Beyond improving the company’s bottom line, managing indirect procurement helps reduce risk and maintain compliance. Direct suppliers are usually put through due diligence, legal checks, and monitoring over the course of the business relationship. This helps businesses manage reputational, compliance, and operational risk. Indirect procurement partners aren’t vetted and monitored in the same way. Nearly 75% of spending is left unchecked by compliance policies and processes.
And, finally, managing indirect procurement gives businesses a competitive advantage in the marketplace. Managing indirect procurement often requires building strong supplier relationships. When there are supply chain issues, or material shortages, you can rely on trusted partners to keep your business running. Businesses that build close relationships with their indirect procurement partners work together to innovate better solutions and identify potential problems early.
How to manage indirect procurement
How can procurement teams begin to bring fragmented, opaque indirect procurement together to harness these benefits?
Digital transformation is a key part of managing indirect procurement.

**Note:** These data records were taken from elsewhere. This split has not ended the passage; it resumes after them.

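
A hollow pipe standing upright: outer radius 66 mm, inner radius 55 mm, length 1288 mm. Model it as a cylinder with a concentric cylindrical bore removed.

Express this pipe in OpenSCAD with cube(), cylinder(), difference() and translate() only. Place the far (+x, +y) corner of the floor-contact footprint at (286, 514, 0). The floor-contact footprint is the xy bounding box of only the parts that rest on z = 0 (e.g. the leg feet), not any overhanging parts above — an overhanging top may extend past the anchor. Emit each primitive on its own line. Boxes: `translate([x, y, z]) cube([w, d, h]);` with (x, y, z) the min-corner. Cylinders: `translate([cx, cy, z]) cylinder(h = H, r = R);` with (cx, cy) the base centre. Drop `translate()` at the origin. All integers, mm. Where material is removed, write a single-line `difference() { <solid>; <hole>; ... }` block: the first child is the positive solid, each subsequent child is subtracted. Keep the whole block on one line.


difference() { translate([220, 448, 0]) cylinder(h = 1288, r = 66); translate([220, 448, 0]) cylinder(h = 1288, r = 55); }


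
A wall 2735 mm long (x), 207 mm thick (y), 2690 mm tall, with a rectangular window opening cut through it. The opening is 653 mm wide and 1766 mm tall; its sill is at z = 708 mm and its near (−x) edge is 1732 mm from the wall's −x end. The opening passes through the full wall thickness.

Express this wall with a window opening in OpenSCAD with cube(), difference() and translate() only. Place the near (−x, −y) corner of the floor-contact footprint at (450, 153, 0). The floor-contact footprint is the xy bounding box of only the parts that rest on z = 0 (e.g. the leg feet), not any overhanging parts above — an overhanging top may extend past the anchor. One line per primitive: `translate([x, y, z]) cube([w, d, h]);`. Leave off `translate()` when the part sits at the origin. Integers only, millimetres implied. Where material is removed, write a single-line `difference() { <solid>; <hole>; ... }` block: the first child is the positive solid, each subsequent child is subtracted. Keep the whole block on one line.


difference() { translate([450, 153, 0]) cube([2735, 207, 2690]); translate([2182, 153, 708]) cube([653, 207, 1766]); }


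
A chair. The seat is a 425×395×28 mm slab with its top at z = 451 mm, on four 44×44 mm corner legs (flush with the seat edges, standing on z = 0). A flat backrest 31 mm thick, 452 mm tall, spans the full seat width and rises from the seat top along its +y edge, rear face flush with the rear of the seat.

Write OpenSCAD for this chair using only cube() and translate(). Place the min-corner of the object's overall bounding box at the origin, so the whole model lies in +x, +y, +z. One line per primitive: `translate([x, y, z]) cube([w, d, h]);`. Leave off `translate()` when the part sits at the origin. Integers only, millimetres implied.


translate([0, 0, 423]) cube([425, 395, 28]);
cube([44, 44, 423]);
translate([381, 0, 0]) cube([44, 44, 423]);
translate([0, 351, 0]) cube([44, 44, 423]);
translate([381, 351, 0]) cube([44, 44, 423]);
translate([0, 364, 451]) cube([425, 31, 452]);


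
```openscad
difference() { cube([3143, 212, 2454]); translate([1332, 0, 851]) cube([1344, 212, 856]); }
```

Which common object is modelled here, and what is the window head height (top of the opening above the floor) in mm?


A wall with a window opening. The window head height is 1707 mm.

A wall with a rectangular opening subtracted — a window. Sill at z = 851, opening 856 mm tall, so the head is at 851 + 856 = 1707 mm.


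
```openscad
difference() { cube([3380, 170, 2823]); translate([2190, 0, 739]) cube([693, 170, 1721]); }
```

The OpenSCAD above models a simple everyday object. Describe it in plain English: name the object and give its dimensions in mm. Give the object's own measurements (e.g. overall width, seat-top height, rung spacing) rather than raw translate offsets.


A wall 3380 mm long (x), 170 mm thick (y), 2823 mm tall, with a rectangular window opening cut through it. The opening is 693 mm wide and 1721 mm tall; its sill is at z = 739 mm and its near (−x) edge is 2190 mm from the wall's −x end. The opening passes through the full wall thickness.


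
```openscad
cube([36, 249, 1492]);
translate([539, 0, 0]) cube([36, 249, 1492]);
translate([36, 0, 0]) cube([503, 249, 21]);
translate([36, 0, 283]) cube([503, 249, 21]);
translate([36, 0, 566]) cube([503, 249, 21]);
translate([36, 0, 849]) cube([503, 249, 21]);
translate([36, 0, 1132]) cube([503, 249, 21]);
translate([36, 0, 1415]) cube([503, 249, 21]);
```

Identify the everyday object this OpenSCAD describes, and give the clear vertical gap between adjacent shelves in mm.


A bookshelf. The clear shelf gap is 262 mm.

Two tall side panels with 6 horizontal boards between them — a bookshelf. The first two shelf undersides are at z = 0 and z = 283; with shelf thickness 21, the clear gap is 283 − 0 − 21 = 262 mm.


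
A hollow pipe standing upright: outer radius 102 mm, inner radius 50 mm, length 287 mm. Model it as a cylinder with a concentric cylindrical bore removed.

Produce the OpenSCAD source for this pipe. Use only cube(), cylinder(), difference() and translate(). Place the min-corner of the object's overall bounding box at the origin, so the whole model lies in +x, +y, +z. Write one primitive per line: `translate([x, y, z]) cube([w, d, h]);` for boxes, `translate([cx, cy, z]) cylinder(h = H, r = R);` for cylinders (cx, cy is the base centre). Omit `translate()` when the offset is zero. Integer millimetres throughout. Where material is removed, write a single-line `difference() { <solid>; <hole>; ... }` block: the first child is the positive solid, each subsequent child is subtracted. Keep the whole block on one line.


difference() { translate([102, 102, 0]) cylinder(h = 287, r = 102); translate([102, 102, 0]) cylinder(h = 287, r = 50); }


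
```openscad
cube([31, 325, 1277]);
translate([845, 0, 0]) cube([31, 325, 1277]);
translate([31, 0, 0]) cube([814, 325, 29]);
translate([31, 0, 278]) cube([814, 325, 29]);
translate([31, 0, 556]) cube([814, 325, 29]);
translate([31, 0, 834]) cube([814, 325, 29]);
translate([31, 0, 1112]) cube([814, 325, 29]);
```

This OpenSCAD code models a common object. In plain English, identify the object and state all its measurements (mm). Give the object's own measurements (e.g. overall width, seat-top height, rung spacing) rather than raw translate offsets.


An open bookshelf. Two side panels, each 31 mm thick, 325 mm deep and 1277 mm tall, stand 876 mm apart (outside-to-outside). Between them sit 5 shelves, each 29 mm thick and 325 mm deep, spanning the full gap between the sides. The bottom shelf rests on the floor (its underside at z = 0) and the clear gap between one shelf's top and the next shelf's underside is 249 mm.


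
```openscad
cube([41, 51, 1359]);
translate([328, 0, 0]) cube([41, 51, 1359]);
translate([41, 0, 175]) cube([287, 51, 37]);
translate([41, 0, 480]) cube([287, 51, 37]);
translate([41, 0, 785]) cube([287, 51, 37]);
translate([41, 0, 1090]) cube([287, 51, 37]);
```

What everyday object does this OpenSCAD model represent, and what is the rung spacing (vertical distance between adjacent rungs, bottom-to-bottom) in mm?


A ladder. The rung spacing is 305 mm.

Two tall 41×51 posts with 4 short bars between them — a ladder. Adjacent rungs sit at z = 175 and z = 480, so the spacing is 480 − 175 = 305 mm.


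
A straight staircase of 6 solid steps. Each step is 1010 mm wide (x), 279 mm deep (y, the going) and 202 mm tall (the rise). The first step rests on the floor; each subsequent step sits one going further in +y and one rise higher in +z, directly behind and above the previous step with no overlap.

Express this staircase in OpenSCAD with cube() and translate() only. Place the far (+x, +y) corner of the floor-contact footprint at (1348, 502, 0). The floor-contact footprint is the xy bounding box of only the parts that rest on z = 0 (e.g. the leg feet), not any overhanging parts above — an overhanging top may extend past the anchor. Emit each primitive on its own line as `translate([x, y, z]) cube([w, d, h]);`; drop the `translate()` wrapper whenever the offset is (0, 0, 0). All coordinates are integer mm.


translate([338, 223, 0]) cube([1010, 279, 202]);
translate([338, 502, 202]) cube([1010, 279, 202]);
translate([338, 781, 404]) cube([1010, 279, 202]);
translate([338, 1060, 606]) cube([1010, 279, 202]);
translate([338, 1339, 808]) cube([1010, 279, 202]);
translate([338, 1618, 1010]) cube([1010, 279, 202]);


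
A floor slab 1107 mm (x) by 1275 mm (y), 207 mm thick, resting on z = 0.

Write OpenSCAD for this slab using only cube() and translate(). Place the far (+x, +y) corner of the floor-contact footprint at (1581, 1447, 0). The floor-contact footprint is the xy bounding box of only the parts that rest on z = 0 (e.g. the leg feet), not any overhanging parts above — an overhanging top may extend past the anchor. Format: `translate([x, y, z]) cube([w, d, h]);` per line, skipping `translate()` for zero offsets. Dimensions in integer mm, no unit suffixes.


translate([474, 172, 0]) cube([1107, 1275, 207]);


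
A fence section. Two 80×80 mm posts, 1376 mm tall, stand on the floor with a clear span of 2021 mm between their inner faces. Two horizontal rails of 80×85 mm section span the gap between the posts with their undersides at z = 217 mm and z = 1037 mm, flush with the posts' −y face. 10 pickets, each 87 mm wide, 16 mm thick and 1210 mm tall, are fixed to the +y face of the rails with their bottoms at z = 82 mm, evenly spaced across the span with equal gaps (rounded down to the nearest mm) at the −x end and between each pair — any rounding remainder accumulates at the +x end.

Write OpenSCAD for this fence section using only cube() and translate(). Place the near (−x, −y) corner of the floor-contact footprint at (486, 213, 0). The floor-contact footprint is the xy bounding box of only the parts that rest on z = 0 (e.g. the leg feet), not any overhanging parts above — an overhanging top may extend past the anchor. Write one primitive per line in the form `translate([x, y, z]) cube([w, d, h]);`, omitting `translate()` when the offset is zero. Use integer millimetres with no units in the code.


translate([486, 213, 0]) cube([80, 80, 1376]);
translate([2587, 213, 0]) cube([80, 80, 1376]);
translate([566, 213, 217]) cube([2021, 80, 85]);
translate([566, 213, 1037]) cube([2021, 80, 85]);
translate([670, 293, 82]) cube([87, 16, 1210]);
translate([861, 293, 82]) cube([87, 16, 1210]);
translate([1052, 293, 82]) cube([87, 16, 1210]);
translate([1243, 293, 82]) cube([87, 16, 1210]);
translate([1434, 293, 82]) cube([87, 16, 1210]);
translate([1625, 293, 82]) cube([87, 16, 1210]);
translate([1816, 293, 82]) cube([87, 16, 1210]);
translate([2007, 293, 82]) cube([87, 16, 1210]);
translate([2198, 293, 82]) cube([87, 16, 1210]);
translate([2389, 293, 82]) cube([87, 16, 1210]);


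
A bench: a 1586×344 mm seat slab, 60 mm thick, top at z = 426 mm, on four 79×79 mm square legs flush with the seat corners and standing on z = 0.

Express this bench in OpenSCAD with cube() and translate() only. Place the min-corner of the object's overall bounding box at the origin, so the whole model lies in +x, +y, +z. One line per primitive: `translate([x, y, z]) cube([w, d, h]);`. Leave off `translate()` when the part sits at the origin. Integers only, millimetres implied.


translate([0, 0, 366]) cube([1586, 344, 60]);
cube([79, 79, 366]);
translate([0, 265, 0]) cube([79, 79, 366]);
translate([1507, 0, 0]) cube([79, 79, 366]);
translate([1507, 265, 0]) cube([79, 79, 366]);


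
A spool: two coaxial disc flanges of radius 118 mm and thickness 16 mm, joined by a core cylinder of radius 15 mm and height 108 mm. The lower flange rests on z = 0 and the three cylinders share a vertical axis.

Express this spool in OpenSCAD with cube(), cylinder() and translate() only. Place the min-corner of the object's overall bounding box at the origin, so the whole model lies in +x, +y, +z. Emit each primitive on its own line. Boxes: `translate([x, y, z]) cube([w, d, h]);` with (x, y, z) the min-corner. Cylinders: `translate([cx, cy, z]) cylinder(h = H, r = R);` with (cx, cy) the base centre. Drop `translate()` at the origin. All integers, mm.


translate([118, 118, 0]) cylinder(h = 16, r = 118);
translate([118, 118, 16]) cylinder(h = 108, r = 15);
translate([118, 118, 124]) cylinder(h = 16, r = 118);


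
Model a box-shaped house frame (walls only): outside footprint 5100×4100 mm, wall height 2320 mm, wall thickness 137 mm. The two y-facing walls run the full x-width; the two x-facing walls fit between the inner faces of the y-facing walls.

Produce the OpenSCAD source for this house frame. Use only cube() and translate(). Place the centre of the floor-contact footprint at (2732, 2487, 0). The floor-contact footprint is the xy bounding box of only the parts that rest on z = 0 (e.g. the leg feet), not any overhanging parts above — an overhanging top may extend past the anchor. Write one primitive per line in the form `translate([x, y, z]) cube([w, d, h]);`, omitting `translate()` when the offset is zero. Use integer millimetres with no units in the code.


translate([182, 437, 0]) cube([5100, 137, 2320]);
translate([182, 4400, 0]) cube([5100, 137, 2320]);
translate([182, 574, 0]) cube([137, 3826, 2320]);
translate([5145, 574, 0]) cube([137, 3826, 2320]);


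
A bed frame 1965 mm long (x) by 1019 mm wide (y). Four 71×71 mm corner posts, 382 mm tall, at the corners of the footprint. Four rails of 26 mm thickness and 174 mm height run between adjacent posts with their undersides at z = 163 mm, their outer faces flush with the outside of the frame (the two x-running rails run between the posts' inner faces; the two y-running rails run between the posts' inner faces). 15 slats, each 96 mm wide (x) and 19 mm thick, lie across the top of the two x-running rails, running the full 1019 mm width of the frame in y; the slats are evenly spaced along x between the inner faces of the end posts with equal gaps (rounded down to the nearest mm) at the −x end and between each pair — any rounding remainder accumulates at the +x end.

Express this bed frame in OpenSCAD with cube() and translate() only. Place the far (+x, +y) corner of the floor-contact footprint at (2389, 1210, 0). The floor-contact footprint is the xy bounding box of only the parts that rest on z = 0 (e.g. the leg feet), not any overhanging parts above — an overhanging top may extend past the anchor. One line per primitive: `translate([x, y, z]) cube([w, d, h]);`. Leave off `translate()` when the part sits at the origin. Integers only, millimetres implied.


translate([424, 191, 0]) cube([71, 71, 382]);
translate([424, 1139, 0]) cube([71, 71, 382]);
translate([2318, 191, 0]) cube([71, 71, 382]);
translate([2318, 1139, 0]) cube([71, 71, 382]);
translate([495, 191, 163]) cube([1823, 26, 174]);
translate([495, 1184, 163]) cube([1823, 26, 174]);
translate([424, 262, 163]) cube([26, 877, 174]);
translate([2363, 262, 163]) cube([26, 877, 174]);
translate([518, 191, 337]) cube([96, 1019, 19]);
translate([637, 191, 337]) cube([96, 1019, 19]);
translate([756, 191, 337]) cube([96, 1019, 19]);
translate([875, 191, 337]) cube([96, 1019, 19]);
translate([994, 191, 337]) cube([96, 1019, 19]);
translate([1113, 191, 337]) cube([96, 1019, 19]);
translate([1232, 191, 337]) cube([96, 1019, 19]);
translate([1351, 191, 337]) cube([96, 1019, 19]);
translate([1470, 191, 337]) cube([96, 1019, 19]);
translate([1589, 191, 337]) cube([96, 1019, 19]);
translate([1708, 191, 337]) cube([96, 1019, 19]);
translate([1827, 191, 337]) cube([96, 1019, 19]);
translate([1946, 191, 337]) cube([96, 1019, 19]);
translate([2065, 191, 337]) cube([96, 1019, 19]);
translate([2184, 191, 337]) cube([96, 1019, 19]);


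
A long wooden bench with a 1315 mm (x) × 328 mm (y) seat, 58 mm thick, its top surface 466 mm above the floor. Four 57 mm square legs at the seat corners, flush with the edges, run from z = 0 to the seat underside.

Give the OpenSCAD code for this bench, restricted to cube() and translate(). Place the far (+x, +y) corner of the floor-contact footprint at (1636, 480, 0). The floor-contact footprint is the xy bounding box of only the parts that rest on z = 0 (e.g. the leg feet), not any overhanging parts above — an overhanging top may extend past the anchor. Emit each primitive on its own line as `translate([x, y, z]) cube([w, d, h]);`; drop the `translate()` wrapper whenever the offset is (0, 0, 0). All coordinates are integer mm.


// leg_h = 466 − 58 = 408
translate([321, 152, 408]) cube([1315, 328, 58]);
translate([321, 152, 0]) cube([57, 57, 408]);
translate([321, 423, 0]) cube([57, 57, 408]);
translate([1579, 152, 0]) cube([57, 57, 408]);
translate([1579, 423, 0]) cube([57, 57, 408]);


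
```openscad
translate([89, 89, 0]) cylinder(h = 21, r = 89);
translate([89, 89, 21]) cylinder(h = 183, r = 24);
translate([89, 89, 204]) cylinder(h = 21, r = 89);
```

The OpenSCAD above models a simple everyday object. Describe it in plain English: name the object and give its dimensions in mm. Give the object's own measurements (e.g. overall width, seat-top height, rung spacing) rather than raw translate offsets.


A spool: two coaxial disc flanges of radius 89 mm and thickness 21 mm, joined by a core cylinder of radius 24 mm and height 183 mm. The lower flange rests on z = 0 and the three cylinders share a vertical axis.


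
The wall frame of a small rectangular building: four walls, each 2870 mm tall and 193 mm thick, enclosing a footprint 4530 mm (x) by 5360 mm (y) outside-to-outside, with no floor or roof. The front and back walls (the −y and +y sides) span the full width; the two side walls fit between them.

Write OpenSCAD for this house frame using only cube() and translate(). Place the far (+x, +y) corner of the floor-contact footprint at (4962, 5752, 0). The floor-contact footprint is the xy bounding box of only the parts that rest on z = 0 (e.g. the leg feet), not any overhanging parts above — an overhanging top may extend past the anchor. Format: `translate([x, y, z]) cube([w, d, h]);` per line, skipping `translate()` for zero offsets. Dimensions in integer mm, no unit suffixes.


translate([432, 392, 0]) cube([4530, 193, 2870]);
translate([432, 5559, 0]) cube([4530, 193, 2870]);
translate([432, 585, 0]) cube([193, 4974, 2870]);
translate([4769, 585, 0]) cube([193, 4974, 2870]);


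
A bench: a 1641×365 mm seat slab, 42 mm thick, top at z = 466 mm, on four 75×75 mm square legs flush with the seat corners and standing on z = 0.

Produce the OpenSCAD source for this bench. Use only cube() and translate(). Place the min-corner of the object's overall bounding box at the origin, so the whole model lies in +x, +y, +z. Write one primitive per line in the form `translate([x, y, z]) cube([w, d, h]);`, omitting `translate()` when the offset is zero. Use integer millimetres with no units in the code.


// leg_h = 466 − 42 = 424
translate([0, 0, 424]) cube([1641, 365, 42]);
cube([75, 75, 424]);
translate([0, 290, 0]) cube([75, 75, 424]);
translate([1566, 0, 0]) cube([75, 75, 424]);
translate([1566, 290, 0]) cube([75, 75, 424]);


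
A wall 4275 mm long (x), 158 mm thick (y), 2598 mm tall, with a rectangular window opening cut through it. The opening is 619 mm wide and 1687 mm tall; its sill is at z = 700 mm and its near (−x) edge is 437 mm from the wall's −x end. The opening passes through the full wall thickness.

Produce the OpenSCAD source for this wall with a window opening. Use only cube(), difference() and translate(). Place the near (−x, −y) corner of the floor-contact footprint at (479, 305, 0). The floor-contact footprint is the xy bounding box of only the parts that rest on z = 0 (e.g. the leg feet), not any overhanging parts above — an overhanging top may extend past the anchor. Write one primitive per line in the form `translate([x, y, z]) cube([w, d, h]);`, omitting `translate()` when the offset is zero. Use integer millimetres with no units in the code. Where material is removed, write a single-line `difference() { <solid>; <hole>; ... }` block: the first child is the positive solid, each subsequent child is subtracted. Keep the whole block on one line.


difference() { translate([479, 305, 0]) cube([4275, 158, 2598]); translate([916, 305, 700]) cube([619, 158, 1687]); }


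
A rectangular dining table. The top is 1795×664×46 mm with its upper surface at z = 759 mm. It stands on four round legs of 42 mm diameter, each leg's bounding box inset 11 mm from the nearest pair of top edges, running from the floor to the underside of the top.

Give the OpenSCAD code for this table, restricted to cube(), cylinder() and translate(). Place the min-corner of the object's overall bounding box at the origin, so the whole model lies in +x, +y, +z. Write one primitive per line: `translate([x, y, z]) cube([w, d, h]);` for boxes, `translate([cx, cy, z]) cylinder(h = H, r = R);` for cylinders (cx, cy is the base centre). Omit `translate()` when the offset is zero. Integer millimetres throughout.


// leg_h = 759 - 46 = 713
translate([0, 0, 713]) cube([1795, 664, 46]);
translate([32, 32, 0]) cylinder(h = 713, r = 21);
translate([1763, 32, 0]) cylinder(h = 713, r = 21);
translate([32, 632, 0]) cylinder(h = 713, r = 21);
translate([1763, 632, 0]) cylinder(h = 713, r = 21);


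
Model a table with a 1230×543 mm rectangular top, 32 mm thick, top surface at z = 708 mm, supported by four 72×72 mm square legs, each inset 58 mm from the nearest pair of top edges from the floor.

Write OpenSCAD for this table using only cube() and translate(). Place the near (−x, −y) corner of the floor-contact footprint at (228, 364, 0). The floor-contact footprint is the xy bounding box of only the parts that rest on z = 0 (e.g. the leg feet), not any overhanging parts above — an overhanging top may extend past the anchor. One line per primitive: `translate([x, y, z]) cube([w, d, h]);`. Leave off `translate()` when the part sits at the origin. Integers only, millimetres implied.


// leg_h = 708 - 32 = 676
translate([170, 306, 676]) cube([1230, 543, 32]);
translate([228, 364, 0]) cube([72, 72, 676]);
translate([1270, 364, 0]) cube([72, 72, 676]);
translate([228, 719, 0]) cube([72, 72, 676]);
translate([1270, 719, 0]) cube([72, 72, 676]);


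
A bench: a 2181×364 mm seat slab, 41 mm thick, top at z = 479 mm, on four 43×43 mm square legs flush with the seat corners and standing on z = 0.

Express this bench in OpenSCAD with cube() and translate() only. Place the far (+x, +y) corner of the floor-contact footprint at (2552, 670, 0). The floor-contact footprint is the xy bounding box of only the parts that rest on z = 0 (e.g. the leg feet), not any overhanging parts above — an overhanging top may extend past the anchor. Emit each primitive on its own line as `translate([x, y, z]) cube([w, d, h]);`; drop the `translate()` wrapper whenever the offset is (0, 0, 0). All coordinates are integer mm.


translate([371, 306, 438]) cube([2181, 364, 41]);
translate([371, 306, 0]) cube([43, 43, 438]);
translate([371, 627, 0]) cube([43, 43, 438]);
translate([2509, 306, 0]) cube([43, 43, 438]);
translate([2509, 627, 0]) cube([43, 43, 438]);


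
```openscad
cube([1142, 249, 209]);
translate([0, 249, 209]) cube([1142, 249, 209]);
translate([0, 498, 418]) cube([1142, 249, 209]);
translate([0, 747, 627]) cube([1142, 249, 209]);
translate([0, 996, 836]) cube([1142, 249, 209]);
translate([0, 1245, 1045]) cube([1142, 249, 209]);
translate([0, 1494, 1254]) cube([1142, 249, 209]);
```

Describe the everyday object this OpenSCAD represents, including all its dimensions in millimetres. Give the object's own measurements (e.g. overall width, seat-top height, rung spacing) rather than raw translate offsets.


A straight staircase of 7 solid steps. Each step is 1142 mm wide (x), 249 mm deep (y, the going) and 209 mm tall (the rise). The first step rests on the floor; each subsequent step sits one going further in +y and one rise higher in +z, directly behind and above the previous step with no overlap.


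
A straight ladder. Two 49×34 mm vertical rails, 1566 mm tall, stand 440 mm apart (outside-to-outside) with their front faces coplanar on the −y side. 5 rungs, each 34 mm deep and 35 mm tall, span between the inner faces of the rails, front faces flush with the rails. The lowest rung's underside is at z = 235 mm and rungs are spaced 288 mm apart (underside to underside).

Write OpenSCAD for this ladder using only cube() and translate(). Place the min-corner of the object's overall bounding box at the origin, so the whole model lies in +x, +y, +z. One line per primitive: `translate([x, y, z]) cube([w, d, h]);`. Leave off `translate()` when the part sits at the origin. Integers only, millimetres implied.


cube([49, 34, 1566]);
translate([391, 0, 0]) cube([49, 34, 1566]);
translate([49, 0, 235]) cube([342, 34, 35]);
translate([49, 0, 523]) cube([342, 34, 35]);
translate([49, 0, 811]) cube([342, 34, 35]);
translate([49, 0, 1099]) cube([342, 34, 35]);
translate([49, 0, 1387]) cube([342, 34, 35]);


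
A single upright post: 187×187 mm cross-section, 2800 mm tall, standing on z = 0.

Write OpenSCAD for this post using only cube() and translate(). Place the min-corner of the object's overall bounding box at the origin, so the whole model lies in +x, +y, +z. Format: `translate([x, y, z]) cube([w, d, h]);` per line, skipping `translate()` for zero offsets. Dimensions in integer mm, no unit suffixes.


cube([187, 187, 2800]);


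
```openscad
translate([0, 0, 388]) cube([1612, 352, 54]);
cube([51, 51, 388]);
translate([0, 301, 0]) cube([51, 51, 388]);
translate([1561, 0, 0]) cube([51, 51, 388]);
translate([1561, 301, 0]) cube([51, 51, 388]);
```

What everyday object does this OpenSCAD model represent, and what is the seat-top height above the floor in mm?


A bench. The seat-top height is 442 mm.

A long slab on four corner posts — a bench. The slab sits at z = 388 with thickness 54, so the top is 388 + 54 = 442 mm.


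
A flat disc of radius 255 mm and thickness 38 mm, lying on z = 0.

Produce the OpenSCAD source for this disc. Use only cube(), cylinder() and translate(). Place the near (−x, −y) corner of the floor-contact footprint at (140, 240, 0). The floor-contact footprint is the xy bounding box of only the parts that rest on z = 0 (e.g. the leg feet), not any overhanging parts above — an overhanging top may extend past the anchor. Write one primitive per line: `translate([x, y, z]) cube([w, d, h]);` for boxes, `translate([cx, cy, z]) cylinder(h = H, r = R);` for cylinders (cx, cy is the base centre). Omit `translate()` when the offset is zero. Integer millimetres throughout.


translate([395, 495, 0]) cylinder(h = 38, r = 255);


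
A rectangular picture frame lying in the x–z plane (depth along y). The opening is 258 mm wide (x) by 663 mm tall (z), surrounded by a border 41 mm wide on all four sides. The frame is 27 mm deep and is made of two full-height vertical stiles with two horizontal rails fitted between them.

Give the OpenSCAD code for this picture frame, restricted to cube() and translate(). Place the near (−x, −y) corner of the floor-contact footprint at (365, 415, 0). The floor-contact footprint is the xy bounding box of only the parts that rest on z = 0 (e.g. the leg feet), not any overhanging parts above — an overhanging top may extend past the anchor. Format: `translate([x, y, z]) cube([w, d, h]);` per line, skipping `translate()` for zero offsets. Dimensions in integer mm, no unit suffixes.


translate([365, 415, 0]) cube([41, 27, 745]);
translate([664, 415, 0]) cube([41, 27, 745]);
translate([406, 415, 0]) cube([258, 27, 41]);
translate([406, 415, 704]) cube([258, 27, 41]);


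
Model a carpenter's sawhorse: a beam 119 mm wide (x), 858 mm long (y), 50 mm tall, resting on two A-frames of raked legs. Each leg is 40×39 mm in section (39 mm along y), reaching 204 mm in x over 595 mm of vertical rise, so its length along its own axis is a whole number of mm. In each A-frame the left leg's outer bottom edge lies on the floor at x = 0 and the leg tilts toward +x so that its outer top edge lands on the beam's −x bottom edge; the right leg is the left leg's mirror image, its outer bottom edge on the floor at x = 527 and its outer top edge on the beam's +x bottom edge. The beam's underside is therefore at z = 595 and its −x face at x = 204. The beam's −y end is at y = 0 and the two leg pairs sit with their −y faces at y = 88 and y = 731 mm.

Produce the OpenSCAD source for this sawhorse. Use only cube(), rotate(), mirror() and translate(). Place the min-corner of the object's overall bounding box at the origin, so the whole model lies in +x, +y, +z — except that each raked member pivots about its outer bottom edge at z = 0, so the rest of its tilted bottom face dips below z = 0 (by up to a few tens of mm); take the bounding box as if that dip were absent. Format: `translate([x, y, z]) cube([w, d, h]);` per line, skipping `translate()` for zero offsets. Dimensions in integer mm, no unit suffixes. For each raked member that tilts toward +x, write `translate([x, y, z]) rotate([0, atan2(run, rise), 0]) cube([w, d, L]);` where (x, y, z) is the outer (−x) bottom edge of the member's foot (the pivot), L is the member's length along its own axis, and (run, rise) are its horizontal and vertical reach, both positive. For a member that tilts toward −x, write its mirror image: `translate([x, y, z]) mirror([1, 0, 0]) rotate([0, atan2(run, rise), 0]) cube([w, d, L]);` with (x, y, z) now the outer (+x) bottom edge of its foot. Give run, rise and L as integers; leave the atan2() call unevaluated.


translate([204, 0, 595]) cube([119, 858, 50]);
translate([0, 88, 0]) rotate([0, atan2(204, 595), 0]) cube([40, 39, 629]);
translate([527, 88, 0]) mirror([1, 0, 0]) rotate([0, atan2(204, 595), 0]) cube([40, 39, 629]);
translate([0, 731, 0]) rotate([0, atan2(204, 595), 0]) cube([40, 39, 629]);
translate([527, 731, 0]) mirror([1, 0, 0]) rotate([0, atan2(204, 595), 0]) cube([40, 39, 629]);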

McKinsey outlines a number of opportunities for digital transformation in indirect procurement, including:
- Intelligent spend engines: these tools pair with machine-learning to classify and categorize spending. “Full transparency into analytical opportunities and validation status is enabled by automated data extraction from enterprise resource-planning (ERP) systems and databases, along with automated harmonization and classification,” writes McKinsey.
- Advanced analytics solutions: these tools are able to help organizations identify cost-saving and process-optimization opportunities.
- Online B2B ordering platforms: e-marketplaces for supplier evaluation and selection can be leveraged to reduce costs and increase service levels. “Price reductions enable savings of 6 to 15 percent, while access to an expanded assortment eliminates a company’s dependency on single suppliers,” reports McKinsey.
- Automated P2P: adding automation to a procure-to-pay system helps to ensure supplier payment and improve cash-flow management. Analysis shows that companies that deploy an automated P2P achieved 15 - 25% savings in most transactions and reduced processing times from days to minutes.
Adding technology isn’t the only way to improve indirect procurement. Analysts also recommend using a budgeting approach called zero-based budgeting. This method allocates funding for indirect procurement based on necessity, rather than budget history. No item is automatically included in the next budget; instead, every purchase is reviewed and justified at the beginning of the budget cycle.
This may seem like a time-consuming approach to indirect procurement, but with the right budgeting tools, this process can help companies capture 10-20% more savings. Inefficient spending can be reallocated to important business priorities, and companies can reduce tail spend in meaningful ways.
Ultimately, managing indirect procurement is about bringing greater visibility to this spending category, using technology to automate, track and analyze your purchases, implementing rigorous processes for controlling indirect spending, and employing intelligent spend platforms to make the process easier and more efficient. In doing this you can achieve a greater number of RFQs which will result in more competitive and transparent prices.